The pulmonary valve is typically made up of three leaflets, the anterior, the left, and the right, and it opens during systole to allow blood to be ejected to the lungs. During diastole, it closes to allow the heart to fill with blood and get ready for another systole. If the pulmonary valve doesn’t open all the way, it makes it harder for the heart to pump blood out to the lungs, and this is called pulmonary stenosis. If the pulmonary valve doesn’t close all the way, then blood leaks back into the right ventricle, and this is called pulmonary valve regurgitation or pulmonary insufficiency.
Pulmonary valve stenosis is often congenital, meaning that at birth, the leaflets are irregularly shaped or not fully developed. Pulmonic valve stenosis is often associated with congenital heart conditions like Tetralogy of Fallot, which affects all four chamber of the heart, as well as a genetic condition called Noonan's syndrome. In other cases, pulmonary valve stenosis can be caused by mechanical stress over time, which damages endothelial cells around the valves. This damage causes fibrosis and calcification, which harden the valve and make it more difficult for the valve to open all the way.

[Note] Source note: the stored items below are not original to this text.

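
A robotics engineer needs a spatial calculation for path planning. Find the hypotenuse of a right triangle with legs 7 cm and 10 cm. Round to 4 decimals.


Shape: right triangle
Legs a = 7 cm, b = 10 cm
Formula: c = sqrt(a^2 + b^2)
a^2 = 49, b^2 = 100
a^2 + b^2 = 149
c = sqrt(149)
c = 12.2066
12.2066 cm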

Because pulmonary valve stenosis makes it harder for the valve to open when the right ventricle tries to eject blood, the valve resists for a second before finally snapping open, and this causes a characteristic “ejection click.” Because the blood has to flow through a narrow opening, we get increased turbulence, which creates a noise called a murmur. This murmur gets louder as more blood flows past the opening, and then it gets quieter as the amount of blood flowing through the valve decreases because There’s less in the ventricle. This sound is described as a crescendo-decrescendo murmur.
Since it’s more difficult to open this hardened valve and push blood past it, the right ventricle has to generate really high pressures. To achieve those pressures it thickens its muscles, and this is called concentric right ventricular hypertrophy. This happens because new sarcomeres are added in parallel to the existing ones. However, even though you have this bulked up ventricle, the heart still might struggle to get enough blood through the narrowed opening and the lungs. Ultimately, that means that blood gets backed up, and so the person can develop right-sided heart failure. A final, different complication of pulmonic valve stenosis is called microangiopathic hemolytic anemia, and it’s the damage caused to red blood cells as they’re forced through the smaller valve. This splits them into smaller fragments called schistocytes, which leads them to get peed out and to hemoglobinuria, or hemoglobin in the urine.